GOMU Chief Vasiliy Smirnov already talked to the Federation Council about drafting students after one or two years in a VUZ, and the Education Ministry reportedly didn’t object. The extension of the current draft until 31 August means that those finishing school at 18 can now fall directly into the army, rather than taking their VUZ entrance exams. Similarly, the ‘nonstop draft’ means VUZ graduates hoping to start their graduate studies will now fall subject to the draft.
Of course, Smirnov has also raised cutting sharply the number of VUZy that can provide students a draft deferment. He talks about a 50 percent cut, expanded later to a 70 percent cut in qualified VUZy. Trud has been told all nongovernmental institutions will lose the right to provide deferments.

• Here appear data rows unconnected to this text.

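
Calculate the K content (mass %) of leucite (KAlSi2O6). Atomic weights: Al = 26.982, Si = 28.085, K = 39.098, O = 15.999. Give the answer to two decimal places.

M(KAlSi2O6) = 218.244 g/mol.
K contributes 1 × 39.098 = 39.098 g per mole.
39.098/218.244 = 0.1791 → 17.91%.

17.91 mass %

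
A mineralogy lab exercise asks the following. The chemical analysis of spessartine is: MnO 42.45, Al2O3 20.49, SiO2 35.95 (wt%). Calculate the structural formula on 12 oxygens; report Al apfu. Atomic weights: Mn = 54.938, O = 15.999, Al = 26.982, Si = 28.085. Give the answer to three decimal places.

MnO (M=70.937): mol = 0.59842; Mn = 0.59842, O = 0.59842.
Al2O3 (M=101.961): mol = 0.20096; Al = 0.40192, O = 0.60288.
SiO2 (M=60.083): mol = 0.59834; Si = 0.59834, O = 1.19668.
ΣO = 2.39798; factor = 12/ΣO = 5.00421.
Al apfu = 0.40192 × 5.00421 = 2.011.

2.011 Al apfu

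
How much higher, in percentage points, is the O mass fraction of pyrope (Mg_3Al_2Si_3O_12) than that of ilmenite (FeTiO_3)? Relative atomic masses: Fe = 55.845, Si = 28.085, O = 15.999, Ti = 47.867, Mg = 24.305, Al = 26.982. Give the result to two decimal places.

15.99 percentage points

First mineral: 191.988 g O in 403.122 g formula = 47.63 wt% O.
Second mineral: 47.997 g O in 151.709 g formula = 31.64 wt% O.
47.63% − 31.64% gives a difference of 15.99 percentage points.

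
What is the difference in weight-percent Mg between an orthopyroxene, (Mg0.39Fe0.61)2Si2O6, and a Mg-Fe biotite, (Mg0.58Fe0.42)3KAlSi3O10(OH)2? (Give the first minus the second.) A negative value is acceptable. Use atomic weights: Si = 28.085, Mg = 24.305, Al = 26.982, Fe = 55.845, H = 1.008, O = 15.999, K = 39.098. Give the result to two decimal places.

First mineral: 18.958 g Mg in 239.253 g formula = 7.92 wt% Mg.
Second mineral: 42.291 g Mg in 456.994 g formula = 9.25 wt% Mg.
7.92% − 9.25% gives a difference of -1.33 percentage points.

-1.33 percentage points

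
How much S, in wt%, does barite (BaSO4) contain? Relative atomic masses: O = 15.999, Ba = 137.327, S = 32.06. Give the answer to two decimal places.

Formula mass = 1·137.327 + 1·32.06 + 4·15.999 = 233.383 g/mol, of which 32.060 g is S.
So S makes up 32.060/233.383 = 0.1374 of the mass, i.e. 13.74%.

13.74 wt%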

Sergey Krivenko believes in every draft about 130,000-150,000 conscripts are ready to serve [his number may be high since it wasn’t so long ago that 133,000 were drafted every six months, and surely not every one of them was happy to go]. If, according to Krivenko, the Defense Ministry stuck with this number, it wouldn’t have any problem with conscription [it would certainly have fewer problems]. He continues:
“However, the whole point is that beginning with spring 2009 the plan jumped to almost 300,000 in one callup. Troop commanders themselves say that half of this number is simply ballast for the army. Mainly these are guys in poor health, with a low level of education, and also inveterate hooligans.”

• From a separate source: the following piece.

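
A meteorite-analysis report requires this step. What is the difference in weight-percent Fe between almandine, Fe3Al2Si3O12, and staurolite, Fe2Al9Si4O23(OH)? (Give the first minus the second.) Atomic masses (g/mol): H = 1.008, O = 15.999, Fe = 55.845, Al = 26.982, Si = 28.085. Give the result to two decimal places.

20.55 percentage points

M(Fe3Al2Si3O12) = 497.742 g/mol, so wt% Fe = 167.535/497.742 × 100 = 33.66%.
M(Fe2Al9Si4O23(OH)) = 851.852 g/mol, so wt% Fe = 111.690/851.852 × 100 = 13.11%.
33.66 − 13.11 = 20.55 pp.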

Lukanin had a second article reviewing data from a survey of 7,800 conscripts in the SibVO. Every third conscript considers serving a burden. Only 40 percent had a secondary school (high school) or initial professional (post-secondary technical training) education; 4.5 percent had a complete higher education. A third of the men grew up without fathers. One in ten admitted either misusing alcohol, trying narcotics, or having a run-in with the police before coming to the army.
More than 30 percent said they came to the army just to avoid trouble with the authorities. Two percent said they have a negative attitude toward the army [this represents the small number of young men willing to tell the army’s pollsters what they really think to their faces].
Experts tell Lukanin the poll results will change as conscripts from Moscow, St. Petersburg, and other large cities begin to arrive. A figure of 15 percent with negative attitudes toward the army is about the norm.
Ten percent of the conscripts have health problems. Three percent are underweight.
The medical condition of conscripts may be worsening. Official data say half of conscripts have health-related restrictions on their service. And army commanders confirm that it’s hard to find draftees without some kind of defect. ‘Ideal’ soldiers (from a physical and social standpoint) are found only in honor guards. The deputy commander of the Moscow honor guard battalion said last fall he traveled all over Kostroma Oblast and, of 1,000 candidates presented by local voyenkomaty, he accepted only 30.
Finally, one last story of draft-related problems . . . Nezavisimaya gazeta ran an editorial this week describing how some conscripts finishing their year of service in the DVO, Pacific Fleet, and SibVO are not being demobbed on time. According to this report, they are being held because the DVO doesn’t have trained soldiers to take their places and participate in the operational-strategic Vostok-2010 exercise starting at the end of June. The editorial concludes that the spring conscripts don’t even know how to handle their weapons yet, much less find a target on radar. NG calls it a symptom of the fact that the Russian Army never has, and never has had, enough specialists. The editors could hark back to the need for a professional army, but instead they recommend a better system of reserve mobilization.